Soft-Shelled Crabby Americans

Phil Carter has an interesting piece on "soft" and "hard" assertions of American power and culture. In his conclusion, he remarks:

[O]ur soft power ambassadors — those bastions of American capitalism such as MTV and Pepsi and Jerry Bruckheimer — often sow deep seeds of cultural resentment which may come back to haunt us in decades to come. We're locked in a deadly struggle with a fundamentalist Sunni Islamic terror network that believes in God's law over man's law — and finds abhorrent every aspect of U.S. popular culture. Arguably, our perpetual beaming of our soft power around the world does a great deal to stoke their fires of hatred. We might be wise to consider ways that we can limit the amount of U.S. soft power we send abroad, in favor of the kinds of hard power on display this month in Indonesia and Sri Lanka.

"The Benevolent Face of American Power, cont." (31 Jan 05). The problem with this view is that it implies that there really is a dividing line between "hard" and "soft" power, and even more dangerously that the two are somehow independent. When that NCO quite properly develops a relationship with the people he's supposed to be protecting, he necessarily brings in the "soft" cultural artifacts of his speech patterns, if nothing else; and usually much more than that. Conversely, the "soft" cultural artifacts try increasingly for "realistic" presentation of US military hardware and appearance, and of other aspects too.

The problem isn't "soft" or "hard" methods; it's "soft" or "hard" objectives. The ends and means are inextricably intertwined. When US interests enter a culture with the objective of grabbing market share, that is a "hard" objective, as it is a form of conquering and assimilating the target culture. It doesn't matter whether it was done with guns or with soft drinks or with music that celebrates values foreign to that culture; it is still a form of imperialism. Admittedly, it's a form of imperialism that is a lot easier to reject—but one must recognize the need to do so. Conversely, coming in with aid in the face of a disaster is the kind of ephemeral intervention that minimizes the impression of imperialism—so long as the aid forces are invited to do so, and leave when the locals decide their assistance is no longer needed. Consistently.
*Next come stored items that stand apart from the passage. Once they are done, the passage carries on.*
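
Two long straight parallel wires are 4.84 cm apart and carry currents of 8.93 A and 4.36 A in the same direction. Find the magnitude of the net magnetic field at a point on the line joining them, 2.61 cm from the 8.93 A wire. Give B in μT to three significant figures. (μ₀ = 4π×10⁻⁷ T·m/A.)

B ≈ 29.3 μT

Each long wire gives B = μ₀I/(2πd). Distances are d₁ = 0.0261 m and d₂ = 0.0223 m.
B₁ = 6.84×10⁻⁵ T, B₂ = 3.91×10⁻⁵ T.
Between parallel currents the two contributions point in opposite directions, so they subtract. B = |B₁ − B₂| = |6.84×10⁻⁵ − 3.91×10⁻⁵| = 2.93×10⁻⁵ T.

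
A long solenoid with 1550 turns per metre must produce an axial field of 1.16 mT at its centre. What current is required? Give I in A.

I ≈ 0.596 A

Inside a long solenoid B = μ₀nI with n = 1550 m⁻¹, so I = B/(μ₀n).
I = 1.16×10⁻³ / (4π×10⁻⁷ × 1550) = 0.596 A.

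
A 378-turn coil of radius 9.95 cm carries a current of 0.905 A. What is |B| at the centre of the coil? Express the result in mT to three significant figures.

For an N-turn flat coil, B = Nμ₀I/(2R) with R = 0.0995 m.
B = 378 × 5.71×10⁻⁶ T = 2.16×10⁻³ T.

B ≈ 2.16 mT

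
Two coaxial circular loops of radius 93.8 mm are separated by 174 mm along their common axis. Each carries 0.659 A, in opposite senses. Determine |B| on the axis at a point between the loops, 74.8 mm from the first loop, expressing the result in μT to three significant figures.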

Under those circumstances, the objective is nonimperialistic.

The particular debate going on in policy circles is considering only part of the question, as it focusses almost exclusively upon means. The "detainee" issues only reinforce this tunnel vision. Means and ends influence each other; choosing to press the envelope on means will necessarily influence the ends to which those means can be applied. That's not to say that it is possible, or adviseable if possible, to completely eliminate all odor of "imperialism" from US foreign activity. It's rather silly, though, to pretend that such objectives don't exist in the minds of those outside of American culture. Our perception that when we allow our businesses to enter a foreign market, that's not imperialism necessarily assumes the conclusion that business interests are distinct from government interests—and this is outside the experience of much of the rest of the world.